Inzwischen ist Sonja über 60 Jahre alt, verheiratet, kinderlos, liebt ihren kreativen Beruf als Grafikerin. Sie wirkt bei unseren Gesprächen in sich ruhend, zufrieden mit ihrem jetzigen Leben, aber auch wie jemand, der verwundet wurde, dadurch leicht verletzbar geworden ist. Das Thema Kindheit, Schläge, Eltern ist ihr spürbar unangenehm. Doch Sonja ist kein Weichei, das wurde ihr von den Eltern ausgeprügelt. Sie ist es gewohnt, sich Herausforderungen zu stellen, tat das schon immer. Wie diesmal dem Interview mit mir, das sie belastet. Ich merke es ihr an. Sie weicht aber dennoch nicht aus.

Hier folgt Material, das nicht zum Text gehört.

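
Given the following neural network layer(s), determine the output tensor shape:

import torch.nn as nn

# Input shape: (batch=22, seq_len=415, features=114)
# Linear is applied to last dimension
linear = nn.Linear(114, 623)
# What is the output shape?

Input shape: (22, 415, 114)
Output shape: (22, 415, 623)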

So kann sie mir noch nach all den Jahrzehnten genau beschreiben, wie so ein Rohrstock eigentlich aussah: »Er ist mehr als einen halben Meter lang, dünn, aus Rohr oder Bambus.« Gespürt hat sie ihn während ihrer ganzen Kindheit. Wieder und wieder. Die Eltern teilten sich die Schläge auf: »Die Mutter schlug mich, der Vater meine Brüder.« Einmal im Monat »war das bei mir dran.« Vielleicht mehr oder weniger häufig, überlegt sie, aber seltener sicher nicht. »So dass ich ständig mit dieser Bedrohung lebte.«
Das Ritual der Misshandlung spielte sich immer gleich ab. Die Mutter sagte, wenn etwas schief gegangen war: »Du weißt ja, wasjetzt passiert. Hol schon mal den Rohrstock.« Der lag stets griffbereit so weit oben auf einem Schrank im Esszimmer, dass die kleine Sonja ihn gerade mal zu fassen bekam. Sie reckte sich, holte ihn. Dann musste sie vorgehen, die Treppe runter in die Waschküche. »Dort wurde ich verprügelt. Röckchen hoch. Also nicht gerade auf den nackten Po. Aber auf die Unterhose.«
Sonja erinnert sich gut an die Brutalität, die bei ihr zu Hause herrschte. Und die sich von den Eltern auch auf ihre Brüder übertragen hatte. Sie als jüngstes der Geschwister musste, bis sie elf oder zwölf Jahre alt war, »ständig damit rechnen, dass jeder, der mir in diesem Haus begegnete, das Recht hatte, mir eine Ohrfeige zu geben. Jederzeit.« Eigentlich zog sie damals Schläge mit dem Rohrstock diesen spontanen Übergriffen vor, denn die gezielten Stockschläge bedurften einer gewissen Vorbereitung, dazu ging man in den Keller, »das war irgendwie kalkulierbarer«. Doch Ohrfeigen gab es einfach zwischendurch, wann immer es den anderen passte. Und wann immer sie die Brüder streifte, ihnen auf dem Flur, im Haus begegnete, wurde sie geknufft, geschlagen, an den Haaren gezogen.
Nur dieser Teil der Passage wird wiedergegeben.